Make yourself available to listen and to talk.

    • Make time to talk. Be sure children know they can come to you when they have questions.

Avoid language that might blame others and lead to stigma.

    • Remember that viruses can make anyone sick, regardless of a person’s race or ethnicity. Avoid making assumptions about who might have COVID-19.

Pay attention to what children see or hear on television, radio, or online.

    • Consider reducing the amount of screen time focused on COVID-19. Too much information on one topic can lead to anxiety.

Provide information that is honest and accurate.

    • Give children information that is truthful and appropriate for the age and developmental level of the child.
    • Talk to children about how some stories on COVID-19 on the Internet and social media may be based on rumors and inaccurate information.

Teach children everyday actions to reduce the spread of germs.

    • Remind children to stay away from people who are coughing or sneezing or sick.
    • Remind them to cough or sneeze into a tissue or their elbow, then throw the tissue into the trash.
    • Discuss any new actions that may be taken at school to help protect children and school staff.
      (e.g., increased handwashing, cancellation of events or activities)
    • Get children into a handwashing habit.
      • Teach them to wash their hands with soap and water for at least 20 seconds, especially after blowing their nose, coughing, or sneezing; going to the bathroom; and before eating or preparing food.
      • If soap and water are not available, teach them to use hand sanitizer. Hand sanitizer should contain at least 60% alcohol. Supervise young children when they use hand sanitizer to prevent swallowing alcohol, especially in schools and childcare facilities.
Facts about COVID-19 for discussions with children

Try to keep information simple and remind them that health and school officials are working hard to keep everyone safe and healthy.

What is COVID-19?

    • COVID-19 is the short name for “coronavirus disease 2019.” It is a new virus. Doctors and scientists are still learning about it.
    • Recently, this virus has made a lot of people sick. Scientists and doctors think that most people will be ok, especially kids, but some people might get pretty sick.
    • Doctors and health experts are working hard to help people stay healthy.

What can I do so that I don’t get COVID-19?

    • You can practice healthy habits at home, school, and play to help protect against the spread of COVID-19:
      • Cough or sneeze into a tissue or your elbow. If you sneeze or cough into a tissue, throw it in the trash right away.
      • Keep your hands out of your mouth, nose, and eyes. This will help keep germs out of your body.
      • Wash your hands with soap and water for at least 20 seconds. Follow these five steps—wet, lather (make bubbles), scrub (rub together), rinse and dry. You can sing the “Happy Birthday” song twice.
      • If you don’t have soap and water, have an adult help you use a special hand cleaner.
    • Keep things clean. Older children can help adults at home and school clean the things we touch the most, like desks, doorknobs, light switches, and remote controls. (Note for adults: you can find more information about cleaning and disinfecting on CDC’s website.)
    • If you feel sick, stay home.

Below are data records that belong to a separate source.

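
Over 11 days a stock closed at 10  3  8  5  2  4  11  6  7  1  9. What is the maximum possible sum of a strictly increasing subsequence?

Let S[i] be the best sum of a strictly increasing subsequence ending at i:
i:      1  2  3  4  5  6  7  8  9 10 11
a[i]:  10  3  8  5  2  4 11  6  7  1  9
S:     10  3 11  8  2  7 22 14 21  1 30
Maximum is 30 (e.g. 3 + 5 + 6 + 7 + 9).

30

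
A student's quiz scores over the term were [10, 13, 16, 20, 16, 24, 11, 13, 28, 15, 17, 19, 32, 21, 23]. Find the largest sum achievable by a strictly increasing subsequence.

Let S[i] be the best sum of a strictly increasing subsequence ending at i:
i:       1   2   3   4   5   6   7   8   9  10  11  12  13  14  15
a[i]:   10  13  16  20  16  24  11  13  28  15  17  19  32  21  23
S:      10  23  39  59  39  83  21  34 111  49  66  85 143 106 129
Maximum is 143 (e.g. 10 + 13 + 16 + 20 + 24 + 28 + 32).

143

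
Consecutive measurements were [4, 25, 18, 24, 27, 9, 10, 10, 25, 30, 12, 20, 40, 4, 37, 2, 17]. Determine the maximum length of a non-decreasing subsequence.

7

Let dp[i] be the length of the longest such subsequence ending at index i:
i:      1  2  3  4  5  6  7  8  9 10 11 12 13 14 15 16 17
a[i]:   4 25 18 24 27  9 10 10 25 30 12 20 40  4 37  2 17
dp:     1  2  2  3  4  2  3  4  5  6  5  6  7  2  7  1  6
Maximum dp value is 7.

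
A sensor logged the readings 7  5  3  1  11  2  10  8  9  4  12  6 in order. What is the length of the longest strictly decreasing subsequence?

4

Let dp[i] be the longest strictly decreasing subsequence ending at i:
i:      1  2  3  4  5  6  7  8  9 10 11 12
a[i]:   7  5  3  1 11  2 10  8  9  4 12  6
dp:     1  2  3  4  1  4  2  3  3  4  1  4
Maximum is 4.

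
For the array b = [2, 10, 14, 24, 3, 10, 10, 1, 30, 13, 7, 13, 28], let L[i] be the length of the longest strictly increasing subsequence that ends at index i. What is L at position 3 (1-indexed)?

dp[i] = 1 + max{dp[j] : j<i, b[j]<b[i]} (or 1 if no such j):
i:      1  2  3  4  5  6  7  8  9 10 11 12 13
b[i]:   2 10 14 24  3 10 10  1 30 13  7 13 28
dp:     1  2  3  4  2  3  3  1  5  4  3  4  5
At index 3 the value is 3.

3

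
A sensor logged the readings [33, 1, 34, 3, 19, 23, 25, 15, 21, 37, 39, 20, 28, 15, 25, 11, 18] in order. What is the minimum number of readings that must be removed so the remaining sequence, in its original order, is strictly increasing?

Fewest deletions = n − (longest strictly increasing subsequence).
i:      1  2  3  4  5  6  7  8  9 10 11 12 13 14 15 16 17
a[i]:  33  1 34  3 19 23 25 15 21 37 39 20 28 15 25 11 18
dp:     1  1  2  2  3  4  5  3  4  6  7  4  6  3  5  3  4
max dp = 7, so deletions = 17 − 7 = 10.

10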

Just like you don’t want to get other people’s germs in your body, other people don’t want to get your germs either.

What happens if you get sick with COVID-19?

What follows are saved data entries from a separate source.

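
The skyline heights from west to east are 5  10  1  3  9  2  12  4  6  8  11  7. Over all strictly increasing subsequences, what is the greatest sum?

33

Let S[i] be the best sum of a strictly increasing subsequence ending at i:
i:      1  2  3  4  5  6  7  8  9 10 11 12
a[i]:   5 10  1  3  9  2 12  4  6  8 11  7
S:      5 15  1  4 14  3 27  8 14 22 33 21
Maximum is 33 (e.g. 1 + 3 + 4 + 6 + 8 + 11).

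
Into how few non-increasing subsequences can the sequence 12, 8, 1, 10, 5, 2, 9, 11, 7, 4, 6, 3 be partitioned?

4

The minimum number of non-increasing subsequences covering a sequence equals the length of its longest strictly increasing subsequence.
LIS length is 4 (e.g. 1, 5, 9, 11), so 4 piles are needed.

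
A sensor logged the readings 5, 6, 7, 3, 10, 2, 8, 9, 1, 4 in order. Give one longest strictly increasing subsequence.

5, 6, 7, 8, 9

Patience tails give the LIS length; then backtrack through the dp parents:
5 → extends → [5]
6 → extends → [5, 6]
7 → extends → [5, 6, 7]
3 → replaces 5 → [3, 6, 7]
10 → extends → [3, 6, 7, 10]
2 → replaces 3 → [2, 6, 7, 10]
8 → replaces 10 → [2, 6, 7, 8]
9 → extends → [2, 6, 7, 8, 9]
1 → replaces 2 → [1, 6, 7, 8, 9]
4 → replaces 6 → [1, 4, 7, 8, 9]
Length 5; one witness is 5, 6, 7, 8, 9.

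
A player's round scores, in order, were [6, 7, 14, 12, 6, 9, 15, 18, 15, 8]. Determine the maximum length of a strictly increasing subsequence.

5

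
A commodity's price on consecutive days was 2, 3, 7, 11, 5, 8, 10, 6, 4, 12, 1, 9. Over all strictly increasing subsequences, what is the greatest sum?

42

Let S[i] be the best sum of a strictly increasing subsequence ending at i:
i:      1  2  3  4  5  6  7  8  9 10 11 12
a[i]:   2  3  7 11  5  8 10  6  4 12  1  9
S:      2  5 12 23 10 20 30 16  9 42  1 29
Maximum is 42 (e.g. 2 + 3 + 7 + 8 + 10 + 12).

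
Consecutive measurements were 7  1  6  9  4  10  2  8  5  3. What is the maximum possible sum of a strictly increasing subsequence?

26

Let S[i] be the best sum of a strictly increasing subsequence ending at i:
i:      1  2  3  4  5  6  7  8  9 10
a[i]:   7  1  6  9  4 10  2  8  5  3
S:      7  1  7 16  5 26  3 15 10  6
Maximum is 26 (e.g. 1 + 6 + 9 + 10).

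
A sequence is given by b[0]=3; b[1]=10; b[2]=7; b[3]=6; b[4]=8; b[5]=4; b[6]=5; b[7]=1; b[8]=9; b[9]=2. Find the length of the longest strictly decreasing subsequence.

5

Negate each value so 'decreasing' becomes 'increasing', then run patience tails on the negated sequence:
-3 → extends → [-3]
-10 → replaces -3 → [-10]
-7 → extends → [-10, -7]
-6 → extends → [-10, -7, -6]
-8 → replaces -7 → [-10, -8, -6]
-4 → extends → [-10, -8, -6, -4]
-5 → replaces -4 → [-10, -8, -6, -5]
-1 → extends → [-10, -8, -6, -5, -1]
-9 → replaces -8 → [-10, -9, -6, -5, -1]
-2 → replaces -1 → [-10, -9, -6, -5, -2]
Five tails, so the longest strictly decreasing subsequence of the original has length 5.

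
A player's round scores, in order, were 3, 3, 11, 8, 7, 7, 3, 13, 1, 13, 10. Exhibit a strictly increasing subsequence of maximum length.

Patience tails give the LIS length; then backtrack through the dp parents:
3 → extends → [3]
3 → already a tail → [3]
11 → extends → [3, 11]
8 → replaces 11 → [3, 8]
7 → replaces 8 → [3, 7]
7 → already a tail → [3, 7]
3 → already a tail → [3, 7]
13 → extends → [3, 7, 13]
1 → replaces 3 → [1, 7, 13]
13 → already a tail → [1, 7, 13]
10 → replaces 13 → [1, 7, 10]
Length 3; one witness is 3, 11, 13.

3, 11, 13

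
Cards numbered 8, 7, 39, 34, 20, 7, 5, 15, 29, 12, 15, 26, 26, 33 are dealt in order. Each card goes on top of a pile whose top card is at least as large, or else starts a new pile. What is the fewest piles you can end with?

Place each on the leftmost legal pile:
8 → new pile 1 (tops now [8])
7 → pile 1 (tops now [7])
39 → new pile 2 (tops now [7, 39])
34 → pile 2 (tops now [7, 34])
20 → pile 2 (tops now [7, 20])
7 → pile 1 (tops now [7, 20])
5 → pile 1 (tops now [5, 20])
15 → pile 2 (tops now [5, 15])
29 → new pile 3 (tops now [5, 15, 29])
12 → pile 2 (tops now [5, 12, 29])
15 → pile 3 (tops now [5, 12, 15])
26 → new pile 4 (tops now [5, 12, 15, 26])
26 → pile 4 (tops now [5, 12, 15, 26])
33 → new pile 5 (tops now [5, 12, 15, 26, 33])
Five piles.

5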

    • COVID-19 can look different in different people. For many people, being sick with COVID-19 would be a little bit like having the flu. People can get a fever, cough, or have a hard time taking deep breaths. Most people who have gotten COVID-19 have not gotten very sick. Only a small group of people who get it have had more serious problems. From what doctors have seen so far, most children don’t seem to get very sick. While a lot of adults get sick, most adults get better.
    • If you do get sick, it doesn’t mean you have COVID-19. People can get sick from all kinds of germs. What’s important to remember is that if you do get sick, the adults at home and school will help get you any help that you need.
    • If you suspect your child may have COVID-19, call the healthcare facility to let them know before you bring your child in to see them.